The Return on Investment of Training
On the other end of the spectrum, effective and profitable mechanical contractors are systematic at employee engagement, disciplined at sharing of best practices, and laser-focused on developing employees in order to become operationally efficient as an organization. The heart of this approach is an emphasis on training.
One landmark study found that companies that invest $1,500 on training per employee can see an average of 24 percent more profit than companies that invest less. (Get the details from HR Magazine: https://www.shrm.org/hr-today/news/hr-magazine/pages/0101wells.aspx.) While this study is 20 years old, new research shows that profitability for companies who engage is statistically the same at 23 percent two decades later. (See more here: https://www.gallup.com/workplace/236366/right-culture-not-employee-satisfaction.aspx.)
Another study by IBM found that a 10-percent increase in educational development produced a 9-percent gain in productivity. (Read the full story here: https://elearningindustry.com/training-engagement-boost-bottom-line.) Most organizations would be quite happy with this amount of productivity gains and double-digit profitability improvement.
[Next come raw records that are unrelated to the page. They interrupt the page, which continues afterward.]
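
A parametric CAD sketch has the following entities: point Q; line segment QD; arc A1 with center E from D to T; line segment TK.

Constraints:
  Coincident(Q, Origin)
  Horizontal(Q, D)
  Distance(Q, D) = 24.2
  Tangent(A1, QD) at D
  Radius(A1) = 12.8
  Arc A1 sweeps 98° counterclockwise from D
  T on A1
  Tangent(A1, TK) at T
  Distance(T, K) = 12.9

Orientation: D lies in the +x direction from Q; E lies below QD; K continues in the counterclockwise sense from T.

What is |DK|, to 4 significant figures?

29.44

Q is at the origin; Q and D share the same y with |QD| = 24.2 and D on the +x side, so D = (24.20, 0.000). Tangency of A1 to QD means the radius ED is perpendicular to QD, so E = D + (0, -12.8) = (24.20, -12.80). On A1, D sits at bearing 90° from E; a 98° counterclockwise sweep puts T at bearing 188°, so T = E + 12.8·(cos 188°, sin 188°) = (11.52, -14.58). Tangency of A1 to TK means the radius ET is perpendicular to TK, so TK runs along (−sin 188°, cos 188°); with |TK| = 12.9, K = (13.32, -27.36). Then |DK| = |K − D| = 29.44.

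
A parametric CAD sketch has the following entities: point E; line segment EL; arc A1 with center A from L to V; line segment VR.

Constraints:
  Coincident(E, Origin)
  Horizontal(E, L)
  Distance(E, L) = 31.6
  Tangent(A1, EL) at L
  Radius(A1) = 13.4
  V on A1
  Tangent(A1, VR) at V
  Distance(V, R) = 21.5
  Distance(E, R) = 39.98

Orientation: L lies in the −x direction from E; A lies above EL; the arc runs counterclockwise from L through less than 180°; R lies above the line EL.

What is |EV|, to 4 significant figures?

22.83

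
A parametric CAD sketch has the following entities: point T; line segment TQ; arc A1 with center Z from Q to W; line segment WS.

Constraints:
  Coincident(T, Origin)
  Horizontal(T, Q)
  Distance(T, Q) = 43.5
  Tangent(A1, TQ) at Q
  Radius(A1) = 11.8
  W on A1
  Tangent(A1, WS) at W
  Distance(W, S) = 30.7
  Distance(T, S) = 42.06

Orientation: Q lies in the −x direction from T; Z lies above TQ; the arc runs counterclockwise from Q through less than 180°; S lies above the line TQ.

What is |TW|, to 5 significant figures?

33.358

T is at the origin; T and Q share the same y with |TQ| = 43.5 and Q on the −x side, so Q = (-43.500, 0.0000). A1 meets TQ tangentially, so ZQ is at right angles to TQ, so Z = Q + (0, 11.8) = (-43.500, 11.800). Since ZW ⟂ WS (tangency), |ZS| = √(11.8² + 30.7²) = 32.890 regardless of where W sits on A1. So S lies on both circle(T, 42.06) and circle(Z, 32.890); the above-TQ intersection is S = (-21.434, 36.189). W is the foot of the tangent from S: W = (-32.492, 7.5496).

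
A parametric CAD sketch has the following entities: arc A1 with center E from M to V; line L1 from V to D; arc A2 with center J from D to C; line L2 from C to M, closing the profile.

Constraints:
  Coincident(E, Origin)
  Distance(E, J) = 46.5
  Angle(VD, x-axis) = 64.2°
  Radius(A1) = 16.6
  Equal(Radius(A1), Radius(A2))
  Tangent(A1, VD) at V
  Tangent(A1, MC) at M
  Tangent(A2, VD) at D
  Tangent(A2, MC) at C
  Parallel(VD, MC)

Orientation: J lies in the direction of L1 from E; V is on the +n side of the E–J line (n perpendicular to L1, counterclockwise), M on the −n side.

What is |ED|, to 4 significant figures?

49.37

Tangency of A1 to both parallel lines with radius 16.6 puts V and M at E ± 16.6·n: V = (-14.95, 7.225), M = (14.95, -7.225). Equal radii place D and C the same way about J: D = J + 16.6·n = (5.293, 49.09), C = J − 16.6·n = (35.18, 34.64). Then |ED| = |D − E| = 49.37.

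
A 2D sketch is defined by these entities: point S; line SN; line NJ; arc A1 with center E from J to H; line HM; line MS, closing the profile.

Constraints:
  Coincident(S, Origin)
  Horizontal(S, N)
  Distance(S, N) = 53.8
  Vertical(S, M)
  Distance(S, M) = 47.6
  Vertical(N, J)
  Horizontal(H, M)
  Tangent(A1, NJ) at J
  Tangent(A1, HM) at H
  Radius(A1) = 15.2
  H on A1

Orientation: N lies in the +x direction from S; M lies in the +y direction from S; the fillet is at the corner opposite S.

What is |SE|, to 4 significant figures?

50.40

S and M share the same x with |SM| = 47.6 and M on the +y side, so M = (0.000, 47.60). The virtual corner opposite S is at (53.80, 47.60). A1 meets NJ tangentially, so EJ is at right angles to NJ and since A1 is tangent to HM there, EH ⟂ HM, with radius 15.2, so the center E sits 15.2 in from both sides at E = (38.60, 32.40). Then |SE| = |E − S| = 50.40.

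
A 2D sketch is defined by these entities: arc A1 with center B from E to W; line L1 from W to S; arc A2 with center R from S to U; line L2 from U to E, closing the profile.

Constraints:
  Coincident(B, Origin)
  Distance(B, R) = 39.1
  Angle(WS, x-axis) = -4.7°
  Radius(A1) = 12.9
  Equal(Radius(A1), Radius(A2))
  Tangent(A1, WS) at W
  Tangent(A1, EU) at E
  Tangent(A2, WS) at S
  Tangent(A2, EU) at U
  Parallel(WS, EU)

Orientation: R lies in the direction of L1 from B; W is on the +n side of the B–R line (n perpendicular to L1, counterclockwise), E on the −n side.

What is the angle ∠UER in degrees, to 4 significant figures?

18.26°

The slot axis is L1's direction at -4.7°, so u = (cos -4.7°, sin -4.7°) = (0.9966, -0.08194) and n = (−sin -4.7°, cos -4.7°) = (0.08194, 0.9966). B is at the origin and R lies 39.1 along u from B, so R = 39.1·u = (38.97, -3.204). Tangency of A1 to both parallel lines with radius 12.9 puts W and E at B ± 12.9·n: W = (1.057, 12.86), E = (-1.057, -12.86). Equal radii place S and U the same way about R: S = R + 12.9·n = (40.03, 9.653), U = R − 12.9·n = (37.91, -16.06). Then cos ∠UER = EU·ER / (|EU||ER|), giving 18.26°.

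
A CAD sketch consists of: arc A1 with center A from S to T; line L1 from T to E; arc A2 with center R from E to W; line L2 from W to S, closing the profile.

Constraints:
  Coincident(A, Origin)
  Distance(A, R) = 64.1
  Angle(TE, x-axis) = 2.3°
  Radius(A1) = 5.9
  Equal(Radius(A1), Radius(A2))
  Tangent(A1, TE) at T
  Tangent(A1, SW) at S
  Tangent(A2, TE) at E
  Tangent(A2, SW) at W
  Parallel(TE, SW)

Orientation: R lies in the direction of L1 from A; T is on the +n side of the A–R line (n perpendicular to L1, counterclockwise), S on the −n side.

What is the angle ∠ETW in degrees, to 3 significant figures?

10.4°

The slot axis is L1's direction at 2.3°, so u = (cos 2.3°, sin 2.3°) = (0.999, 0.0401) and n = (−sin 2.3°, cos 2.3°) = (-0.0401, 0.999). A is at the origin and R lies 64.1 along u from A, so R = 64.1·u = (64.0, 2.57). Tangency of A1 to both parallel lines with radius 5.9 puts T and S at A ± 5.9·n: T = (-0.237, 5.90), S = (0.237, -5.90). Equal radii place E and W the same way about R: E = R + 5.9·n = (63.8, 8.47), W = R − 5.9·n = (64.3, -3.32). Then cos ∠ETW = TE·TW / (|TE||TW|), giving 10.4°.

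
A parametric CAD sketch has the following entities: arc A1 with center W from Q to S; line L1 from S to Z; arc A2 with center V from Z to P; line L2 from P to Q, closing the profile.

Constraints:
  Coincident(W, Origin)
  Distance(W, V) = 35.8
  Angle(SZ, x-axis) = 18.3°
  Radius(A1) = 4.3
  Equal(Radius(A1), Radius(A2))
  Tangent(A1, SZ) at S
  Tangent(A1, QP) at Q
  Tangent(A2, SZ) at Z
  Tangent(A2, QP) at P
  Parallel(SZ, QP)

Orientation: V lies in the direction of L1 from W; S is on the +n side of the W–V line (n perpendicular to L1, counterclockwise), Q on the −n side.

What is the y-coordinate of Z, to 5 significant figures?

15.323

The slot axis is L1's direction at 18.3°, so u = (cos 18.3°, sin 18.3°) = (0.94943, 0.31399) and n = (−sin 18.3°, cos 18.3°) = (-0.31399, 0.94943). W is at the origin and V lies 35.8 along u from W, so V = 35.8·u = (33.989, 11.241). Tangency of A1 to both parallel lines with radius 4.3 puts S and Q at W ± 4.3·n: S = (-1.3502, 4.0825), Q = (1.3502, -4.0825). Equal radii place Z and P the same way about V: Z = V + 4.3·n = (32.639, 15.323), P = V − 4.3·n = (35.340, 7.1584). So Z.y = 15.323.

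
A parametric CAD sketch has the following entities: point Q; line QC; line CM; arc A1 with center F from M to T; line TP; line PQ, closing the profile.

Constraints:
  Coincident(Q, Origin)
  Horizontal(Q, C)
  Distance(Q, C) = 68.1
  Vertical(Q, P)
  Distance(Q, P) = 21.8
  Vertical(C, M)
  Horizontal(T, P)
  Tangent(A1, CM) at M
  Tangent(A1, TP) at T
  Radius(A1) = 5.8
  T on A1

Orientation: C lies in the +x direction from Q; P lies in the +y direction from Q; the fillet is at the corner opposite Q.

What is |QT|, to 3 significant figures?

66.0

The virtual corner opposite Q is at (68.1, 21.8). The tangent condition forces FM to be normal to CM and A1 meets TP tangentially, so FT is at right angles to TP, with radius 5.8, so the center F sits 5.8 in from both sides at F = (62.3, 16.0). That places the tangent points at M = (68.1, 16.0) on CM and T = (62.3, 21.8) on TP. Then |QT| = |T − Q| = 66.0.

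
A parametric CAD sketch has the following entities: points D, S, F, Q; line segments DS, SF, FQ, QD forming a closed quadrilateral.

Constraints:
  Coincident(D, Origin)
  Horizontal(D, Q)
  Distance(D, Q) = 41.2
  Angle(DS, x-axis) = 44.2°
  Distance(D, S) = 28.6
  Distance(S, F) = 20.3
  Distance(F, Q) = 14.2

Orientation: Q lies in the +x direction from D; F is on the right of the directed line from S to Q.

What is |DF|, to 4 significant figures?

27.03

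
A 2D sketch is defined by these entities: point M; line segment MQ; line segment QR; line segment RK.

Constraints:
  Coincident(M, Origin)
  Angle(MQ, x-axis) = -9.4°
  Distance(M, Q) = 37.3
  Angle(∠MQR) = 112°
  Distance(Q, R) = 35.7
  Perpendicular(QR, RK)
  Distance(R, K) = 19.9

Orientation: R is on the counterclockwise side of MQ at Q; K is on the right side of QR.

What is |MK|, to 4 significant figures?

73.73

M is at the origin; MQ runs at -9.4° with length 37.3, so Q = 37.3·(cos -9.4°, sin -9.4°) = (36.80, -6.092). ∠MQR = 112.0°, so QR runs at -9.4° + (180° − 112.0°) = 58.60° from the x-axis; with |QR| = 35.7, R = Q + 35.7·(cos 58.60°, sin 58.60°) = (55.40, 24.38). The perpendicularity gives RK at right angles to QR; with |RK| = 19.9 on the right of QR, K = R + 19.9·(0.8536, -0.5210) = (72.38, 14.01). Then |MK| = |K − M| = 73.73.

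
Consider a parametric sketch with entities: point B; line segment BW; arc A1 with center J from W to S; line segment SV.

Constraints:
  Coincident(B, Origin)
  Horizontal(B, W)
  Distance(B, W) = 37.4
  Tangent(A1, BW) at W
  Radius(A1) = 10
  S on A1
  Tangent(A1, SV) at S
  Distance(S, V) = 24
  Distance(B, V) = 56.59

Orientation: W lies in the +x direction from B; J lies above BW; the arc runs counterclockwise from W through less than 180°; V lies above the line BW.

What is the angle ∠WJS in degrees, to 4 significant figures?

96.89°

B is at the origin; B and W share the same y with |BW| = 37.4 and W on the +x side, so W = (37.40, 0.000). Tangency of A1 to BW means the radius JW is perpendicular to BW, so J = W + (0, 10) = (37.40, 10.00). Since JS ⟂ SV (tangency), |JV| = √(10.0² + 24.0²) = 26.00 regardless of where S sits on A1. So V lies on both circle(B, 56.59) and circle(J, 26.00); the above-BW intersection is V = (44.45, 35.03). S is the foot of the tangent from V: S = (47.33, 11.20).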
Yet, we trade that $1,500-per-employee investment for less effective and untested programs that have not been proven again and again over time.
Aside from keeping employees productive, profitable, and committed, training helps organizations standardize work processes and outputs so that the things a company produces are uniform, wastage is reduced, and safety is improved. It also optimizes and reduces the time it takes to complete a task. From an employee-morale standpoint, training improves job satisfaction, increases loyalty, empowers employees, and develops future leaders. Each affects your organization’s brand.
Excellent products and services are delivered by well-trained employees. Happy, loyal, and productive employees are well-trained, and organizations need a platform that will help them get their employees well trained.
Investing in Training
So is training an unnecessary cost or a crucial investment? You decide. The data is, however, conclusive that employee training improves engagement, thereby increasing the productivity and profitability of an organization while making employees happy.